Story posted March 06, 2009
Matthew Klingle's critically acclaimed book, Emerald City: An Environmental History of Seattle (Yale University Press, 2007), has just been named the best book in American frontier history by the Organization of American Historians (OAH). Emerald City was selected from among roughly 80 books under consideration.
"Good books are many; awards are few. This is a huge honor," said the Associate Professor of History and Environmental Studies, who will accept the 2009 Ray Allen Billington Prize at the annual meeting of the OAH in Seattle, on March 28, 2009. "Some of the most prominent scholars in the field have received this award. To be in their ranks is a little intimidating," Klingle added.
Emerald City: An Environmental History of Seattle explores the role of nature in the development of the city of Seattle from the earliest days of its settlement to the present.

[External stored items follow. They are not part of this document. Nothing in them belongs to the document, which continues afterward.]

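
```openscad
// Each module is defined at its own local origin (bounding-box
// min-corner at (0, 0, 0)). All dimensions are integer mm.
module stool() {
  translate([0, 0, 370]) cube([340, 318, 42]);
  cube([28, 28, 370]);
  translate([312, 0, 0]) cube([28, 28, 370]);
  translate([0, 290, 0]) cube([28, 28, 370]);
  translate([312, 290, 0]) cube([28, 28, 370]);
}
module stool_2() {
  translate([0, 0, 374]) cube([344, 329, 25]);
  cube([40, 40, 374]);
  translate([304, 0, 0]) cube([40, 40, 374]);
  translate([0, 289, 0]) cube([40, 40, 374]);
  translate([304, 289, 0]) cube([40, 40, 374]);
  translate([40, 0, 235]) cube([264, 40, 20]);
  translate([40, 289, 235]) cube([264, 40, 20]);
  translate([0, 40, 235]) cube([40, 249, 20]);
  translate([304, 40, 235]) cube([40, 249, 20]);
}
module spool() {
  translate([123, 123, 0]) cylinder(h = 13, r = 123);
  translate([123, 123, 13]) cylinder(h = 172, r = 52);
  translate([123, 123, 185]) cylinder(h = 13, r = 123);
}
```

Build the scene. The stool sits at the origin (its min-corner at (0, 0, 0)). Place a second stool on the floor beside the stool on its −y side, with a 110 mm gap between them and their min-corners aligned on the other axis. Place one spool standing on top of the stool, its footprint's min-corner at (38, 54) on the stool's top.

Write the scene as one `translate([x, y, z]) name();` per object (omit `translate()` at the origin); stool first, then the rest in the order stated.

stool();
translate([0, -439, 0]) stool_2();
translate([38, 54, 412]) spool();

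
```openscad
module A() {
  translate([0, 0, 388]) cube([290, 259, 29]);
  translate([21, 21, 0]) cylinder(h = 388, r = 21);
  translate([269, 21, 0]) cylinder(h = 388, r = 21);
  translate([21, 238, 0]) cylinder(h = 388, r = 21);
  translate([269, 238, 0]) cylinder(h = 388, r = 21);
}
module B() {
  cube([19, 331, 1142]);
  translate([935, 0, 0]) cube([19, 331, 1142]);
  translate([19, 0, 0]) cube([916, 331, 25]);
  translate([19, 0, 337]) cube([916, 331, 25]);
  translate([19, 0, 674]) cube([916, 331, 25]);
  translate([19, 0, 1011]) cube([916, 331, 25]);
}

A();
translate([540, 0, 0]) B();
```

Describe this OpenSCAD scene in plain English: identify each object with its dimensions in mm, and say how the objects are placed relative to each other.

A is a four-legged stool. The seat is a 290×259×29 mm slab whose top surface is at z = 417 mm; four round legs, each 42 mm in diameter, run from the floor (z = 0) to the underside of the seat, each leg's axis is inset half a diameter from the nearest pair of seat edges (so the leg's bounding box is flush with the corner).

B is a bookshelf 954 mm wide overall, 331 mm deep and 1142 mm tall. The two sides are 19 mm thick vertical panels. 4 horizontal shelves of 25 mm thickness span between the inner faces of the sides; the lowest shelf sits on the floor and shelves are stacked with a clear vertical gap of 312 mm between each pair.

The bookshelf is on the floor beside the stool on its +x side.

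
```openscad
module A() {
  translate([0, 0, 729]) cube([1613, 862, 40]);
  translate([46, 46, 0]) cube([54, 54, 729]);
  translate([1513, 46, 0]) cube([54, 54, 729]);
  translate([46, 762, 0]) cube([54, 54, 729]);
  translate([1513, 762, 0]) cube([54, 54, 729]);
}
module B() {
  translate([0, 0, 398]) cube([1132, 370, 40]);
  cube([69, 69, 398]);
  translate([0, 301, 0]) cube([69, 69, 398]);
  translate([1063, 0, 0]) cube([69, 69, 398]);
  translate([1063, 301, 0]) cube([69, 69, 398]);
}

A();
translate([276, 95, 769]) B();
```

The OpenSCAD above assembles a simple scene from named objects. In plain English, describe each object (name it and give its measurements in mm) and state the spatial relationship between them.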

Klingle shows how attempts to reshape nature in and around Seattle have often been paid for at the expense of its wildlife, including the famous Pacific salmon, and by its poorest residents.

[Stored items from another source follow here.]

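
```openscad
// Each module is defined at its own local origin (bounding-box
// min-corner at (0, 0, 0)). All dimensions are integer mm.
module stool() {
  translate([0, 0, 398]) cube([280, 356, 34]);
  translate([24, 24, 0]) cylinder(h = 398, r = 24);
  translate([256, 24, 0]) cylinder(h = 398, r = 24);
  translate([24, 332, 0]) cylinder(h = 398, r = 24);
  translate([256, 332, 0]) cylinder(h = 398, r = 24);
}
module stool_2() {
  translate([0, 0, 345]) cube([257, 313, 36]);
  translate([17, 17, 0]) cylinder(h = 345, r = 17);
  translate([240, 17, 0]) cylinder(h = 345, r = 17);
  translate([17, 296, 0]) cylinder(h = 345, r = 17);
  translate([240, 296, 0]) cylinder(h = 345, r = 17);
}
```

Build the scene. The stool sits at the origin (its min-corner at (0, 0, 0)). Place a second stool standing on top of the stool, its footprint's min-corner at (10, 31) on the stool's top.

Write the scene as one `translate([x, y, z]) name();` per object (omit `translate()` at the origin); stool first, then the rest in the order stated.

stool();
translate([10, 31, 432]) stool_2();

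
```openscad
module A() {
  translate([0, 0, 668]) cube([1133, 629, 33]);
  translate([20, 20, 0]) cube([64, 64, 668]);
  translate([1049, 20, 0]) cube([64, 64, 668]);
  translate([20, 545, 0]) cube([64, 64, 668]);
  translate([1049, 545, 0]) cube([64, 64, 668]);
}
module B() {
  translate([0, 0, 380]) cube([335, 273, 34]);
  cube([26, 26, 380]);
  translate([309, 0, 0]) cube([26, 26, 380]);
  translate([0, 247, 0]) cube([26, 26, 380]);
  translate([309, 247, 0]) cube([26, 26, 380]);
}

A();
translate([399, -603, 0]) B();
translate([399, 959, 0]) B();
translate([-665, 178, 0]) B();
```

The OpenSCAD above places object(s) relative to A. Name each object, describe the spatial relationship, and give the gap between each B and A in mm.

A is a table. B is a stool. Three stools sit around the table at the −y, +y, −x sides. The gap between each stool and the table is 330 mm.

Each stool's nearest face is 330 mm from the table's bounding box.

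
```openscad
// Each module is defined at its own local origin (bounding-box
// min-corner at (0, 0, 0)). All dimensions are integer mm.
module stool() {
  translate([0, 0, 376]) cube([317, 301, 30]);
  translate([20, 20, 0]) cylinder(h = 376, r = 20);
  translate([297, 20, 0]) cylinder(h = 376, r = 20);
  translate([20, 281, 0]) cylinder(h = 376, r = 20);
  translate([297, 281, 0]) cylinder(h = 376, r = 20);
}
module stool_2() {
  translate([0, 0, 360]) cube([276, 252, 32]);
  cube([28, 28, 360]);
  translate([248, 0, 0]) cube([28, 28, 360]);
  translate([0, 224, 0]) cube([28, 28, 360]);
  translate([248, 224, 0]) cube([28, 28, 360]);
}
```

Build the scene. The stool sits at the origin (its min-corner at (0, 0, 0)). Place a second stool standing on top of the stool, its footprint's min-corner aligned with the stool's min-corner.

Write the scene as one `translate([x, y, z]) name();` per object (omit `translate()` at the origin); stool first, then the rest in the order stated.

stool();
translate([0, 0, 406]) stool_2();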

"What I tried to do in the book is argue how an ethic of place is something that evolves over time as a dialog between people and the places they make and that remake them in turn," said Klingle. "An ethic of place reveals not only the ways people transform nature, but also how deep inequalities of power are bound up in the decisions that shape the landscape and become part of the terrain over time."

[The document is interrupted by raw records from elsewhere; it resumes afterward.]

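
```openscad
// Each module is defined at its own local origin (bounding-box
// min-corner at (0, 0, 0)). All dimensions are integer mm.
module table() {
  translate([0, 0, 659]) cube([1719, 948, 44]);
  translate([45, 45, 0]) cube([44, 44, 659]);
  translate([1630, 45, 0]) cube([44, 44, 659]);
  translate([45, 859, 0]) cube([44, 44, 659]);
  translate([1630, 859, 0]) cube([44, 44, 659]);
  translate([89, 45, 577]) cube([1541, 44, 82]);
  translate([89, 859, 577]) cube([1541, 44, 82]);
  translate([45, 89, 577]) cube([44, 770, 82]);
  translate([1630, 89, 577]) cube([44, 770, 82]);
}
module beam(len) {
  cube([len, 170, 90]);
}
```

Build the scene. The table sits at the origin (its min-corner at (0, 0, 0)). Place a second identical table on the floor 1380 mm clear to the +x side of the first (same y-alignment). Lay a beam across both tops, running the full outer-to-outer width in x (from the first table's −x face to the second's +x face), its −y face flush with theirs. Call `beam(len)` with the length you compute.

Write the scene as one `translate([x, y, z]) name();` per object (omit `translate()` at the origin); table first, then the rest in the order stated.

table();
translate([3099, 0, 0]) table();
translate([0, 0, 703]) beam(4818);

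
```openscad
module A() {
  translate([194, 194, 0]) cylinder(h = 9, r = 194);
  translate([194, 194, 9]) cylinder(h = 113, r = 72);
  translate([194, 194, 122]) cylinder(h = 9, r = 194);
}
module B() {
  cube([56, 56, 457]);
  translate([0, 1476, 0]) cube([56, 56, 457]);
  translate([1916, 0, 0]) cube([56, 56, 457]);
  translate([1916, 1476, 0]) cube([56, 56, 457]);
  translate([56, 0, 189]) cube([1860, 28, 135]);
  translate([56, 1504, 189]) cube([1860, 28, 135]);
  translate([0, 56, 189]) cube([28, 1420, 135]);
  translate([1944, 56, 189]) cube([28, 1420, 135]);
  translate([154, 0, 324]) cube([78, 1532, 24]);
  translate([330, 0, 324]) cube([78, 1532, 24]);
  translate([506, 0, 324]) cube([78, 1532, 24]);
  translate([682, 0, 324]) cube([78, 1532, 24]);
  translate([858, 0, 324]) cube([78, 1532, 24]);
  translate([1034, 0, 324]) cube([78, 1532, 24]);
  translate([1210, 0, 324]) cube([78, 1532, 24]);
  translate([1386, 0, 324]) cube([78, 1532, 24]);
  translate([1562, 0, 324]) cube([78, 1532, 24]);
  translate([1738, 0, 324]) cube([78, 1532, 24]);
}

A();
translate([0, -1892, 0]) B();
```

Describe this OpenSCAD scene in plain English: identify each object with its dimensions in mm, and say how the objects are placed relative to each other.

A is a spool: two coaxial disc flanges of radius 194 mm and thickness 9 mm, joined by a core cylinder of radius 72 mm and height 113 mm. The lower flange rests on z = 0 and the three cylinders share a vertical axis.

B is a bed frame 1972 mm long (x) by 1532 mm wide (y). Four 56×56 mm corner posts, 457 mm tall, at the corners of the footprint. Four rails of 28 mm thickness and 135 mm height run between adjacent posts with their undersides at z = 189 mm, their outer faces flush with the outside of the frame (the two x-running rails run between the posts' inner faces; the two y-running rails run between the posts' inner faces). 10 slats, each 78 mm wide (x) and 24 mm thick, lie across the top of the two x-running rails, running the full 1532 mm width of the frame in y; the slats are evenly spaced along x between the inner faces of the end posts with equal gaps (rounded down to the nearest mm) at the −x end and between each pair — any rounding remainder accumulates at the +x end.

The bed frame is on the floor beside the spool on its −y side.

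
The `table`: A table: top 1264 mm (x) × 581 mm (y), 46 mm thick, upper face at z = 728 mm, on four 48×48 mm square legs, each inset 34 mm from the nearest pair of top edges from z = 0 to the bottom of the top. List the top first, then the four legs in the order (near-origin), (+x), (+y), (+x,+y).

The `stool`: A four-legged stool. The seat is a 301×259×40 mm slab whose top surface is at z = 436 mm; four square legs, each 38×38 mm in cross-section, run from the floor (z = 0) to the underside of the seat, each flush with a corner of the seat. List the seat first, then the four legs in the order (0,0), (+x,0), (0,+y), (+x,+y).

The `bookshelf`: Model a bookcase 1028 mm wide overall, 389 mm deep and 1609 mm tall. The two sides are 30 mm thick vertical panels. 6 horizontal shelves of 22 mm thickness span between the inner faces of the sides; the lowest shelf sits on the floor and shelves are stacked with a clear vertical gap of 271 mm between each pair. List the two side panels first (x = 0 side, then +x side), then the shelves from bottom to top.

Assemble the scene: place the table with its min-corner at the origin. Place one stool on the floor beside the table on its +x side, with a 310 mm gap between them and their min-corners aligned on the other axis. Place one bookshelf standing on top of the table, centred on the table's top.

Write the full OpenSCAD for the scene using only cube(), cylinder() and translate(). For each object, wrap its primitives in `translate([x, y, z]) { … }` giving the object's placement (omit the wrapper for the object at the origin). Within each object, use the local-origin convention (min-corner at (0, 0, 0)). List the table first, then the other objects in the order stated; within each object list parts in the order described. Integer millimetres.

translate([0, 0, 682]) cube([1264, 581, 46]);
translate([34, 34, 0]) cube([48, 48, 682]);
translate([1182, 34, 0]) cube([48, 48, 682]);
translate([34, 499, 0]) cube([48, 48, 682]);
translate([1182, 499, 0]) cube([48, 48, 682]);
translate([1574, 0, 0]) {
  translate([0, 0, 396]) cube([301, 259, 40]);
  cube([38, 38, 396]);
  translate([263, 0, 0]) cube([38, 38, 396]);
  translate([0, 221, 0]) cube([38, 38, 396]);
  translate([263, 221, 0]) cube([38, 38, 396]);
}
translate([118, 96, 728]) {
  cube([30, 389, 1609]);
  translate([998, 0, 0]) cube([30, 389, 1609]);
  translate([30, 0, 0]) cube([968, 389, 22]);
  translate([30, 0, 293]) cube([968, 389, 22]);
  translate([30, 0, 586]) cube([968, 389, 22]);
  translate([30, 0, 879]) cube([968, 389, 22]);
  translate([30, 0, 1172]) cube([968, 389, 22]);
  translate([30, 0, 1465]) cube([968, 389, 22]);
}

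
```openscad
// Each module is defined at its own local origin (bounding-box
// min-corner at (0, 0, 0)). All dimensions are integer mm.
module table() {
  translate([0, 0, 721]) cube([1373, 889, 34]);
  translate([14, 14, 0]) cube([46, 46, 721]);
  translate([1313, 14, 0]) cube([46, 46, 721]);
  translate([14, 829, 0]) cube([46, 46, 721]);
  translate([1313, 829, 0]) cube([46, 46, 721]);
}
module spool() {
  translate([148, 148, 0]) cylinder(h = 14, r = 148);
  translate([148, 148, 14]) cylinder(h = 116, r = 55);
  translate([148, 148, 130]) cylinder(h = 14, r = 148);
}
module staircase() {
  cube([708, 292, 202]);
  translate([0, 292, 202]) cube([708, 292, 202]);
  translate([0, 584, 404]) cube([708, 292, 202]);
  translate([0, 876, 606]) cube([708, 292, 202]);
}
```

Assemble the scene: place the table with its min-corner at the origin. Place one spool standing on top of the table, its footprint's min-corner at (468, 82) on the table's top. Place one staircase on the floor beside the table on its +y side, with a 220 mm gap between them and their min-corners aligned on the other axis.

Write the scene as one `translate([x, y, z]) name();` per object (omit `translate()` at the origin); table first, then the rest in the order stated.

table();
translate([468, 82, 755]) spool();
translate([0, 1109, 0]) staircase();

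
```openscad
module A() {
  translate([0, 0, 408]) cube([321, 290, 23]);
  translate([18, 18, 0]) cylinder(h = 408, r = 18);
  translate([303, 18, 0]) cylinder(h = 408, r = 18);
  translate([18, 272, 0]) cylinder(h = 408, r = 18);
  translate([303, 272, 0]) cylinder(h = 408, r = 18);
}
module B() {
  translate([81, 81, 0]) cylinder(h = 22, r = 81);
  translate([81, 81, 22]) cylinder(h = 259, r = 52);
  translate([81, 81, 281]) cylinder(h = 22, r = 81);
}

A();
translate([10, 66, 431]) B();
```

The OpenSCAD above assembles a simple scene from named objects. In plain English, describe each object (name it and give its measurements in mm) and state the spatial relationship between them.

A is a simple wooden stool: a rectangular seat 321 mm (x) by 290 mm (y), 23 mm thick, top face at z = 431 mm, on four round legs, each 36 mm in diameter. The legs rest on z = 0, each leg's axis is inset half a diameter from the nearest pair of seat edges (so the leg's bounding box is flush with the corner).

B is a spool: two coaxial disc flanges of radius 81 mm and thickness 22 mm, joined by a core cylinder of radius 52 mm and height 259 mm. The lower flange rests on z = 0 and the three cylinders share a vertical axis.

The spool is on top of the stool.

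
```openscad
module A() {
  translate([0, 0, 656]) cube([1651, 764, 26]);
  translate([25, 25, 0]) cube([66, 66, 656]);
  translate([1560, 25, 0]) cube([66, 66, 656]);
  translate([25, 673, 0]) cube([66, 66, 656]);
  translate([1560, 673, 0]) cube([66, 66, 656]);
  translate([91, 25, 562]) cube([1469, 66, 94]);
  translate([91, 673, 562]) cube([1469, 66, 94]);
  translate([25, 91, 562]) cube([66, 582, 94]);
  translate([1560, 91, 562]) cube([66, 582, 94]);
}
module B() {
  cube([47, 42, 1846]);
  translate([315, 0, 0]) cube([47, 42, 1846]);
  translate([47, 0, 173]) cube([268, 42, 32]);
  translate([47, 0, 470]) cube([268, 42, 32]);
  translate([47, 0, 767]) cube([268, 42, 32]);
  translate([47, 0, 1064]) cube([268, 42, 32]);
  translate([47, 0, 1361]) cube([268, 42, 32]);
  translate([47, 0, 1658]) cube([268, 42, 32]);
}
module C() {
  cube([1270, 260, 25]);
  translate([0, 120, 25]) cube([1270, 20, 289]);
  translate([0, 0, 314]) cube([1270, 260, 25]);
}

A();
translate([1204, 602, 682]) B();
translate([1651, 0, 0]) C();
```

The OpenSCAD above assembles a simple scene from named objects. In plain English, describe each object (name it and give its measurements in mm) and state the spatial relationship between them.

A is a table: top 1651 mm (x) × 764 mm (y), 26 mm thick, upper face at z = 682 mm, on four 66×66 mm square legs, each inset 25 mm from the nearest pair of top edges, running from z = 0 to the bottom of the top. Four apron rails, 66 mm thick and 94 mm tall, run between adjacent legs with their top edges flush with the underside of the top and their outer faces flush with the legs' outer faces.

B is a straight ladder. Two 47×42 mm vertical rails, 1846 mm tall, stand 362 mm apart (outside-to-outside) with their front faces coplanar on the −y side. 6 rungs, each 42 mm deep and 32 mm tall, span between the inner faces of the rails, front faces flush with the rails. The lowest rung's underside is at z = 173 mm and rungs are spaced 297 mm apart (underside to underside).

C is an I-beam lying along x, 1270 mm long. Overall section height 339 mm. Two flanges 260 mm wide (y) and 25 mm thick, one on the floor and one at the top; a web 20 mm thick runs between them, centred on the flange width.

The ladder is on top of the table. The I-beam is against the table's +x side, with their −y faces flush.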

Klingle suggests that environmental problems can only be solved through an understanding of their historical context. "The past doesn't go away," he said. "History is literally embedded in the places we call home. It constrains the decisions we make even as it opens new possibilities for the future."
The OAH is the largest professional organization of American historians and one of the oldest in the nation. Past Billington Prize winners have included such noted scholars as John Demos, Elliott West, James Gregory, and Martha Sandweiss.